His background fiction also seems a bit hastily assembled. Essentially he likes drumming on things (so presumably those are not drinking cups at all but bones for hitting things with… for some reason). In many ways this reminds me of the ‘crazy blacksmiths of Khorne’; the Skullgrinder, and suggests a lack of joined-up thinking when it comes to the design of the game. Rather than creating a concept which fits the world then designing rules and a model to evoke it, it seems that some of the Age of Sigmar creatures are being sculpted first and shoehorned into the world later.
Once again though his face is delightfully bonkers and would lend itself well to any Ork character. Not worth getting the whole model for though.Overall then, I rather like this release. It won’t have me rushing out to buy but then I’m not the target audience. Fans of Orks should find plenty to steal from this release, whilst those who’s Orcs are still raiding the Old World should be able to get more out of this than dwarf players did from the Fyreslayers.

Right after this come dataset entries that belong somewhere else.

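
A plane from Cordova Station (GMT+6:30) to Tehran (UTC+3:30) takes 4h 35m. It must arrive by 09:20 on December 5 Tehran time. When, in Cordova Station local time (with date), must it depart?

07:45 on Dec 5

Target arrival in UTC: 09:20 − 3:30 = 05:50 on Dec 5.
Subtract 4 hours and 35 minutes → departure 01:15 UTC on Dec 5.
Cordova Station is UTC+6:30: 01:15 + 6:30 = 07:45 on Dec 5.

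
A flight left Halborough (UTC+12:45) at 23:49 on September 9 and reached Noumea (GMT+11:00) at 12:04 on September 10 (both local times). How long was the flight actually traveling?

Noumea is 1:45 behind Halborough.
Clock-face elapsed time (ignoring zones) is 12 hours 15 minutes.
Actual elapsed = 12 hours 15 minutes + 1:45 = 14 hours.

14 hours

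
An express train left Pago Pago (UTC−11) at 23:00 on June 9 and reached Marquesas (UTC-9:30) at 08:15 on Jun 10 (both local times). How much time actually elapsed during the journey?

7 hours 45 minutes

Departure in UTC: 23:00 + 11:00 = 10:00 on Jun 10.
Arrival in UTC: 08:15 + 9:30 = 17:45 on Jun 10.
Elapsed = 17:45 − 10:00 = 7 hours 45 minutes.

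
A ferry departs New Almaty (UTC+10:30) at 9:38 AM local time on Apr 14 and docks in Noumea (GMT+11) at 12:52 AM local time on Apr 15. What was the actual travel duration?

14 hours 44 minutes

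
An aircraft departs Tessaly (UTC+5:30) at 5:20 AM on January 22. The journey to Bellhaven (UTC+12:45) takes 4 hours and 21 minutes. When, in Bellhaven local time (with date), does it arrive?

4:56 PM on January 22

Convert departure to UTC: 5:20 AM − 5:30 = 11:50 PM UTC on Jan 21.
Add 4 hours and 21 minutes travel time → 4:11 AM UTC (Jan 22).
Bellhaven is UTC+12:45, so local arrival = 4:11 AM + 12:45 = 4:56 PM on Jan 22.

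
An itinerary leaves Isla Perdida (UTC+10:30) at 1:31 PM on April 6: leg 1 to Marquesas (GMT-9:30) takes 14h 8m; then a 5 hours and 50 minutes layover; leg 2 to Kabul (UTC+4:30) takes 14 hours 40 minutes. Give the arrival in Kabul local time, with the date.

6:09 PM on April 7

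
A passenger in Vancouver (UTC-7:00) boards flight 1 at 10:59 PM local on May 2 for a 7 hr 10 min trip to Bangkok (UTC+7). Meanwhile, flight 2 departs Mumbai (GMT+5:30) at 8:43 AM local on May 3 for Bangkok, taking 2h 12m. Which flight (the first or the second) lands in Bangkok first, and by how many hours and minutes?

the second, by 7 hours 44 minutes

Flight 1 in UTC: 10:59 PM + 7:00 = 5:59 AM on May 3.
+7 hours and 10 minutes → arrive 1:09 PM UTC on May 3.
Flight 2 in UTC: 8:43 AM − 5:30 = 3:13 AM on May 3.
+2 hours and 12 minutes → arrive 5:25 AM UTC on May 3.
Flight 2 lands earlier by 7 hours 44 minutes.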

There are a couple of things that strike me about this release however. The first is that, of all the things GW’s fantasy greenskins have been missing none of these – with the exception of the Wyvern – were particularly high on the list. I know this is essentially an Orc release, rather than Goblins, and that this is aimed at shaping the greenskins in Age of Sigmar rather than filling gaps in the Warhammer line. Nonetheless with squigs, goblins, wolf-riders, snotlings, pump-wagons and both chariots looking distinctly elderly it’s hard not to feel that an opportunity has been missed there.

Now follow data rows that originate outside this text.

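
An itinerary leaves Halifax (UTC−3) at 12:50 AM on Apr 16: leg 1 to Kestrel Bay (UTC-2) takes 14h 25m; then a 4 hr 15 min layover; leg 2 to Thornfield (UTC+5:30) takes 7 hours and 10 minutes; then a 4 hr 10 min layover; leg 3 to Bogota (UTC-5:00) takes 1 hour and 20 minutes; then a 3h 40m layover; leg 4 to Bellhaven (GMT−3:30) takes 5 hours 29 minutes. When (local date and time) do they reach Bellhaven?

Convert departure to UTC: 12:50 AM + 3:00 = 3:50 AM UTC on Apr 16.
Add 14 hours 25 minutes leg 1 → 6:15 PM UTC.
Add 4 hours 15 minutes layover in Kestrel Bay → 10:30 PM UTC.
Add 7 hours 10 minutes leg 2 → 5:40 AM UTC (Apr 17).
Add 4 hours 10 minutes layover in Thornfield → 9:50 AM UTC.
Add 1 hour 20 minutes leg 3 → 11:10 AM UTC.
Add 3 hours 40 minutes layover in Bogota → 2:50 PM UTC.
Add 5 hours 29 minutes leg 4 → 8:19 PM UTC.
Bellhaven is UTC−3:30, so local arrival = 8:19 PM − 3:30 = 4:49 PM on Apr 17.

4:49 PM on April 17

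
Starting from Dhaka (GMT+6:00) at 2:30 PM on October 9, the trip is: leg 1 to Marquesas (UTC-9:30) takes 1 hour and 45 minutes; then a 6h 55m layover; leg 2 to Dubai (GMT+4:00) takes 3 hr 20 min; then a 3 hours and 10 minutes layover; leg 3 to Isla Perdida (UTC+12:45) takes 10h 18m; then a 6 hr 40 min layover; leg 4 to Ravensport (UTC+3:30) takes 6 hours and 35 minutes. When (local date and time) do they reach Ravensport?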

Secondly the alliance of Orcs and Ogres that began back in the End Times seems now to be very much ‘a thing’. With this being the case it might be nice to see some models that actually draw the very different aesthetics of the two races together in some way, rather than just pretending that, in spite of the untold millennia that have supposedly passed since the death of the Old World, the two races have stubbornly kept to their old appearances. With these bigger, meaner Orcs we had an opportunity to mix the two a little, creating a series of models which would help bond the fat men back into the ranks of their greener comrades. The only time this really happens is with the rider of the Maw-krusha. Otherwise the Ogres share much more in common aesthetically with the Fyreslayers (both fire-worshipping mercenaries with a love of stylish facial hair and an aversion to getting fully dressed).
Do you agree with my rambling, or are you readying a rusty choppa and heading down to the design studio to ‘av words’? Do you have a great idea for a conversion based off these kits? As ever the comments box is the place for you!
Update: Inspired by this post the talented Iriselsewhere drew Orruks performing Hamlet. Now we just need to inspire someone mad enough to make a diorama of this!